Selon notre confrère nigérien Air Info, Ahmed Brahim Secrétaire du bureau fédéral du FACT pour l’Europe et Mohamed Taher Ali Kedelaye ont été arrêtés le 17 mars à Agadez, dans le nord du Niger, frontalier avec la Libye.

Les deux responsables du FACT convoyaient vers le sud libyen, base-arrière du FACT, du matériel militaire incluant des caques de protection, des jumelles munies de dispositif optique binoculaire, des lunettes de vision nocturne ainsi que des milliers d’imprimés vierges des cartes du FACT et des documents confidentiels.

Des rebelles, certes, mais binationaux

Après quelques jours de garde-à-vue à Agadez, les deux responsables du FACT ont été transférés à la Cellule antiterroriste à Niamey. Les autorités nigériennes, qui ont découvert que les deux chefs rebelles étaient porteurs de passeports français, ont prévenu les responsables diplomatiques et consulaires français à Niamey qui ont confirmé qu’Ahmed Brahim et Mohamed Taher Ali Kedelaye étaient bien des binationaux franco-tchadiens.

Des sources nigériennes indiquent que c’est bien la France qui a plaidé pour leur libération pure et simple avant même le début le 11 avril des affrontements entre le FACT et l’Armée nationale tchadienne (ANT).

Les deux chefs rebelles qui n’ont pas fait l’objet d’interdiction du territoire nigérien après leur arrestation ont regagné la France l’un à Reims, l’autre à Nantes après avoir repris l’avion au départ de Lomé, la capitale du Togo.

Le chef de la rébellion tchadienne du FACT Mahamat Mahdi Ali est lui-même un franco-tchadien qui a longtemps vécu à Reims, non loin de Paris, avant de s’installer dans le sud libyen à la faveur de la désintégration de l’Etat libyen.

Embarras à Niamey

La libération des deux chefs rebelles FACT à la demande de la France embarrasse le Niger, allié du Tchad dans la lutte contre le terrorisme. Tenant compte de la solidarité et de la coopération entre les deux pays, Niamey n’avaient pas hésité à extrader vers N’Djamena en 2017 trois dirigeants du Conseil de commandement militaire pour le salut de la république (CCMSR).

Les trois responsables de cet autre mouvement rebelle basé dans le sud libyen avaient eux aussi été arrêtés à Agadez transférés à Niamey avant d’être remis aux autorités tchadiennes. Mais eux n’avaient pas la nationalité française.

Même si les autorités nigériennes peuvent justifier cette libération des responsables du FACT par les pressions de Paris, il n’en demeure moins qu’elle reste embarrassante pour le pouvoir nigérien.

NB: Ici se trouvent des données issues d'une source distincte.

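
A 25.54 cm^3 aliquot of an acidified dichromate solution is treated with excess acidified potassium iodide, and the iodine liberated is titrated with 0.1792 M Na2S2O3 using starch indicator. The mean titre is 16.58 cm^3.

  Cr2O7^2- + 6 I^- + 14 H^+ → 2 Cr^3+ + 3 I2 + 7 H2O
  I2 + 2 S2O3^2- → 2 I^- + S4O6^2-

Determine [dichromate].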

En effet, le président nigérien Mohamed Bazoum a été choisi, en marge des obsèques d’Idriss Déby organisées vendredi dernier, co-facilitateur des discussions inter-tchadiennes, avec son homologue mauritanien Mohamed Ould Ghazouani. . A la demande du président Bazoum, le FCAT a accepté un cessez-le-feu et marqué son accord pour des négociations avec le pouvoir tchadien.

Toutefois, le Conseil militaire de transition (CMT), junte assurant la succession de Déby père avec à sa tête Déby fils, a rejeté toute négociation avec les rebelles du FACT qu’il a qualifiés de « terroristes en déroute ».